Personen der Woche Merz bis Lambrecht: Die Gewinner und Verlierer des Jahres
27.12.2022, 09:50 Uhr
Annalena Baerbock, Friedrich Merz, Stephan Weil und Hendrik Wüst sind die politischen Gewinner des Jahres. Bei den Verlierern gibt es eine verblüffende Gemeinsamkeit. Für diese Politiker war 2022 ein Wendepunkt ihres Lebens.
Die drei größten politischen Verlierer des Jahres 2022 kommen alle aus Südwestdeutschland. Bundesfamilienministerin Anne Spiegel von den Grünen musste als erstes Kabinettsmitglied der Ampelregierung nach nur 124 Tagen zurücktreten, weil sie trotz der Flutkatastrophe vom Sommer 2021 - damals noch als rheinland-pfälzische Umweltministerin - in den Frankreichurlaub gefahren war und sich hernach in peinliche Rechtfertigungs-Akrobatik verfangen hat. Spiegel galt mit 42 Jahren als Hoffnungsträgerin der Grünen. Ihr Rücktritt markiert zugleich den Anfang vom Ende des grünen Höhenfluges in der Bundesregierung. Von den Umfragehochs mit Werten bis zu 26 Prozent sind die Grünen nach Spiegel-Rücktritt, Atomkraftstreit und Gasumlagedebakel heute laut RTL/ntv-Trendbarometer auf 19 Prozent abgerutscht.

Das herausfordernde Jahr hat Gewinner und Verlierer auf der politischen Bühne hervorgebracht.
(Foto: picture alliance/dpa)
Unweit von Spiegels Heimat musste der Ministerpräsident des Saarlands ebenfalls in jungen politischen Karrierejahren eine außergewöhnlich harte Niederlage einstecken.

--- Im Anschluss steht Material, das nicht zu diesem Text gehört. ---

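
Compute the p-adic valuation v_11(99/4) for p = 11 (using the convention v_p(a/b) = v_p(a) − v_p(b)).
v_11(99/4) = 1

Factor powers of 11 from the numerator and denominator of the reduced fraction: 99 = 11^1 · 9 and 4 = 11^0 · 4. Apply v_p(a/b) = v_p(a) − v_p(b): v_11(99/4) = 1 − 0 = 1.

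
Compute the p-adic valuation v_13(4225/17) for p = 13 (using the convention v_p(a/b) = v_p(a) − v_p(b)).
v_13(4225/17) = 2

Factor powers of 13 from the numerator and denominator of the reduced fraction: 4225 = 13^2 · 25 and 17 = 13^0 · 17. Apply v_p(a/b) = v_p(a) − v_p(b): v_13(4225/17) = 2 − 0 = 2.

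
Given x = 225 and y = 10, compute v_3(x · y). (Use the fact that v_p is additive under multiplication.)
v_3(2250) = 2

v_p(x) = 2 (factor: 225 = 3^2 · 25); v_p(y) = 0 (factor: 10 = 3^0 · 10). Additivity: v_p(xy) = v_p(x) + v_p(y) = 2 + 0 = 2. (Direct check: xy = 2250 = 3^2 · (250).)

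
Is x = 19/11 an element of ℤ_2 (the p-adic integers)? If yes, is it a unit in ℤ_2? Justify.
x ∈ ℤ_2^× (unit); v_2(x) = 0

ℤ_2 = {x ∈ ℚ_2 : v_2(x) ≥ 0} and ℤ_2^× = {x ∈ ℤ_2 : v_2(x) = 0}. Here v_2(19/11) = v_2(num) − v_2(den) = 0; compare against these criteria.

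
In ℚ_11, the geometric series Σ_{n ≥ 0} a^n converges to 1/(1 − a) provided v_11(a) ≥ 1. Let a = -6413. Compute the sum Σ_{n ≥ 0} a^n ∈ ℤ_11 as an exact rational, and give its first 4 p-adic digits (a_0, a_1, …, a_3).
Σ a^n = 1/(1 − a) = 1/6414;  first 4 digits = (1, 0, 2, 6)

v_11(a) = 2 ≥ 1, so the series converges in ℤ_11 to 1/(1 − a) = 1/(1 − (-6413)) = 1/6414. Expand this rational in ℤ_11: compute digits iteratively via d_i = x_i mod 11, x_{i+1} = (x_i − d_i)/11. The first 4 digits are (1, 0, 2, 6).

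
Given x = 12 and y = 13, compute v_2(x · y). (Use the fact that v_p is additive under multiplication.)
v_2(156) = 2

v_p(x) = 2 (factor: 12 = 2^2 · 3); v_p(y) = 0 (factor: 13 = 2^0 · 13). Additivity: v_p(xy) = v_p(x) + v_p(y) = 2 + 0 = 2. (Direct check: xy = 156 = 2^2 · (39).)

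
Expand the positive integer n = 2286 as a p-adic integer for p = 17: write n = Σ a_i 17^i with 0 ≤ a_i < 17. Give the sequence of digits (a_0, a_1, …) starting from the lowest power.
(a_0, a_1, …) = (8, 15, 7)

Repeated division by 17 gives the digits low-to-high: 2286 = 8 + 15·17^1 + 7·17^2. Digit sequence: (8, 15, 7).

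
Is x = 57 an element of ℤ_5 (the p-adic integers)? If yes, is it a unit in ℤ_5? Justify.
x ∈ ℤ_5^× (unit); v_5(x) = 0

ℤ_5 = {x ∈ ℚ_5 : v_5(x) ≥ 0} and ℤ_5^× = {x ∈ ℤ_5 : v_5(x) = 0}. Here v_5(57) = v_5(num) − v_5(den) = 0; compare against these criteria.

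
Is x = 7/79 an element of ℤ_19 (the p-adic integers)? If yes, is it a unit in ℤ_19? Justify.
x ∈ ℤ_19^× (unit); v_19(x) = 0

ℤ_19 = {x ∈ ℚ_19 : v_19(x) ≥ 0} and ℤ_19^× = {x ∈ ℤ_19 : v_19(x) = 0}. Here v_19(7/79) = v_19(num) − v_19(den) = 0; compare against these criteria.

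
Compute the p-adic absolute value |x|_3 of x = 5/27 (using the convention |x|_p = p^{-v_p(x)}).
|5/27|_3 = 27

Step 1 — compute v_3(x) by factoring powers of 3 out of the numerator and denominator: v_3(5/27) = -3. Step 2 — apply |x|_p = p^{-v_p(x)} = 3^{3} = 27.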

Tobias Hans von der CDU war mit gerade einmal 40 Jahren Ministerpräsident geworden, um dann mit 44 schon wieder ganz ohne Amt dazustehen. Hans war in den wichtigen Talkshows der Republik ein gern gesehener Gast und galt als eine Verkörperung einer verjüngten und modernen Nach-Merkel-CDU.
Doch dann verlor Hans ausgerechnet gegen seine Stellvertreterin Anke Rehlinger von der SPD, was bei amtierenden Ministerpräsidenten selten vorkommt. Während die SPD 43,5 Prozent der Stimmen bekam, landete Hans mit nur 28,5 Prozent abgeschlagen und musste sein Amt räumen. Über Hans, der nurmehr als Hinterbänkler im Landtag wirkt, wird im Saarland gemutmaßt, dass er sich bald ganz aus der Politik verabschieden und in die Wirtschaft wechseln könnte.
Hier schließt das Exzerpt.